Checksums… always and everywhere will be your friend. But this must be done as soon as the resource is created.
Disk images, in the sense of backups or iso?
Same principle, use software that has integrity checks in it… and checksums regardless.
Having checksums will not only help us to assess whether specific data is 100% correct, but it can be used to observe whether someone has modified any files on the disk.
nope. it just means the meta data and file table of contents are uncorrupted.
you will have to try to extract the archive to know if its actually corrupt…
that being said some archivers will open the files but fail the extract due to an unsupported compression.
so if 7zip fails try extracting with something like winrar which supports more compression methods.
I don’t know if anyone necessarily mentioned it, but the files could have been corrupted prior to compression. So successful decompression could just mean unpacking a corrupted file as well.
Ah, it’s a shame I didn’t know this before…lesson learnt!
In this case I’m talking about Macrium Reflect images, normally broken into multiple files not exceeding 4.25GB (and old habit from the DVD recordable days!).
Your suspicions are correct, they tend to be 100GB+.

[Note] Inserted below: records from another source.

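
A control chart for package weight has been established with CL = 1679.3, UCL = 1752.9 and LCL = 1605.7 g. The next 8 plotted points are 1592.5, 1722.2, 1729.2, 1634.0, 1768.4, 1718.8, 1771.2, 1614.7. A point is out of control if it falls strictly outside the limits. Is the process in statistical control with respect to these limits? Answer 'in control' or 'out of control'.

out of control

Compare each point to [1605.7, 1752.9]: sample 1 = 1592.5 < LCL; sample 5 = 1768.4 > UCL; sample 7 = 1771.2 > UCL.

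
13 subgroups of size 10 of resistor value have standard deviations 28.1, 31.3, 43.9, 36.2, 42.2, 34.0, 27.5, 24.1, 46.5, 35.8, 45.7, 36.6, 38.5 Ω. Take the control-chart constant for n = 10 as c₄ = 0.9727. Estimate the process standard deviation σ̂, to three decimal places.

s̄ = (28.1 + 31.3 + 43.9 + 36.2 + 42.2 + 34.0 + 27.5 + 24.1 + 46.5 + 35.8 + 45.7 + 36.6 + 38.5) / 13 = 36.1846
σ̂ = s̄ / c₄ = 36.1846 / 0.9727 = 37.2002

37.200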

Something I am interested in is the Macrium reflect files - I have a huge number of backups of older files. It would be quite nice to delete these, once I know my current version is safe. I guess what I would need to do is compare the copies, but again I’m guessing that I would need to know the checksum BEFORE hand…which I don’t know. I’m certainly going to teach myself about checksums though, as they sound like a huge necessity - and should go nicely hand in hand with ZFS
ZFS has built in its magic checks to avoid just such situations or even bit rot…
But I personally would independently keep my own additional hash files, yes in case of bit corruption they will not save your data but will let you know that the data is damaged/altered from the original.
When you perform the hash is important in the sense that if the data is from a year ago, the sums of checks performed today will only testify to the state of the data from today and not from a year ago when you created it.
So you can create yourself checksum files today provided you know that the data you have today is still ok. Such a case of Schrödinger’s Cat
In the old days of the warez scene, it was required to create sfv files containing checksums of all files belonging to the famous 14/15MB parts rar archive. Because without checksums you would never know if the data was downloaded correctly without a deeper inspection.
Yes ZFS is pretty good, part of the reason I switched to it.
Thank you for this Tim, is there a good app you’d recommend for easily comparing multiple files? So far I only know how to do individual files using Windows Powershell, but I’m sure there’s a better way!